Simulador de Parlamento


Desvalorização da Moeda

Acórdão 363/2001/T, de 13 de Outubro

Partilhar:

Texto do documento

Acórdão 363/2001/T. Const. - Processo 667/2000. - Acordam na 2.ª Secção do Tribunal Constitucional:

I - Relatório. - 1 - Maria Virgínia Abreu Fonseca de Carvalho impugnou, junto do Tribunal Tributário de 1.ª Instância do Porto, o acto tributário de liquidação de contribuição autárquica relativa a 1991, referente a uma caravana/rulote situada no Parque de Campismo da Árvore, em Vila do Conde.

Na respectiva petição inicial, a impugnante suscita a inconstitucionalidade do artigo 2.º, n.os 2 e 3, do Código da Contribuição Autárquica, quando interpretado "literalmente" no sentido de ser aplicável no caso de se tratar de uma caravana de campismo colocada num parque de campismo, por violação do princípio da justiça e da proibição de dupla tributação, decorrentes dos artigos 106.º e 107.º da Constituição.

O Tribunal Tributário de 1.ª Instância do Porto, por sentença de 29 de Abril de 1997, considerou que a impugnante ilidiu a presunção do n.º 3 do artigo 2.º do Código da Contribuição Autárquica, pelo que anulou a liquidação impugnada.

2 - O representante da Fazenda Pública interpôs recurso da sentença de 29 de Abril de 1997 para o Supremo Tribunal Administrativo.
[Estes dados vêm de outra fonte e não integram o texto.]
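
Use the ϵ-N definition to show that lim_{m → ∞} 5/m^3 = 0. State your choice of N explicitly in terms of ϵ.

N = (5/ϵ)^{1/3}

Let ϵ > 0 be given. For m ≥ 1, |5/m^3 − 0| = 5/m^3.
5/m^3 < ϵ ⇔ m^3 > 5/ϵ ⇔ m > (5/ϵ)^{1/3}.
Take N = (5/ϵ)^{1/3}. Then m > N implies 5/m^3 < ϵ.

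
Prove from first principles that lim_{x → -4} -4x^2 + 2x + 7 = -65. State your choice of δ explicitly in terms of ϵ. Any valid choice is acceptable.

Let ϵ > 0. We want δ > 0 such that 0 < |x + 4| < δ implies |(-4x^2 + 2x + 7) + 65| < ϵ.
(-4x^2 + 2x + 7) + 65 = -4x^2 + 2x + 72 = (x + 4)(-4x + 18).
So |(-4x^2 + 2x + 7) + 65| = |x + 4|·|-4x + 18|.
Require δ ≤ 1. Then |x + 4| < 1 gives |x| < 5, and by the triangle inequality |-4x + 18| ≤ 4·5 + 18 = 38.
Hence |(-4x^2 + 2x + 7) + 65| ≤ 38|x + 4| < ϵ provided |x + 4| < ϵ/38.
Choosing δ = min(1, ϵ/38) ensures both conditions, hence |(-4x^2 + 2x + 7) + 65| < ϵ.

δ = min(1, ϵ/38)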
O Supremo Tribunal Administrativo, pelo Acórdão de 12 de Novembro de 1997, julgou-se incompetente, em razão da hierarquia, para apreciar o objecto do recurso. Consequentemente, os autos foram remetidos ao Tribunal Central Administrativo.
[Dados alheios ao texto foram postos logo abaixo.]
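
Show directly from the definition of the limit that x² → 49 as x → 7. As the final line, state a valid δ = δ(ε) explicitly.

δ = min(1, ε/15)

Fix ε > 0. We seek δ > 0 with 0 < |x − 7| < δ ⇒ |x² − 49| < ε.
Factor: x² − 49 = (x − 7)(x + 7), so |x² − 49| = |x − 7|·|x + 7|.
Restrict δ ≤ 1. Then |x − 7| < 1 gives |x| < 8, so by the triangle inequality |x + 7| ≤ 8 + 7 = 15.
Hence |x² − 49| ≤ 15|x − 7|, which is < ε once |x − 7| < ε/15.
Take δ = min(1, ε/15). If 0 < |x − 7| < δ then both bounds hold and |x² − 49| ≤ 15|x − 7| < 15·(ε/15) = ε.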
O Tribunal Central Administrativo, pelo Acórdão de 22 de Junho de 1999, concedeu provimento ao recurso, revogando a sentença recorrida e julgando improcedente a impugnação judicial deduzida.

3 - Maria Virgínia Abreu Fonseca de Carvalho interpôs recurso do Acórdão de 22 de Junho de 1999 para o Supremo Tribunal Administrativo.

Nas alegações de recurso, a recorrente sustentou a inconstitucionalidade da norma do artigo 2.º, n.os 2 e 3, do Código da Contribuição Autárquica, por violação da proibição da dupla tributação, alegadamente decorrente dos artigos 106.º e 107.º da Constituição. A recorrente considera verificar-se dupla tributação, uma vez que o Clube Nacional de Montanhismo, proprietário do terreno onde se encontra instalado o Parque de Campismo da Árvore, está isento de contribuição autárquica, o que consubstancia um primeiro acto tributário. Na sua perspectiva, a liquidação de contribuição autárquica ao proprietário da caravana traduzir-se-á numa dupla tributação "sobre parte do mesmo bem (terreno), que é o Parque de Campismo da Árvore".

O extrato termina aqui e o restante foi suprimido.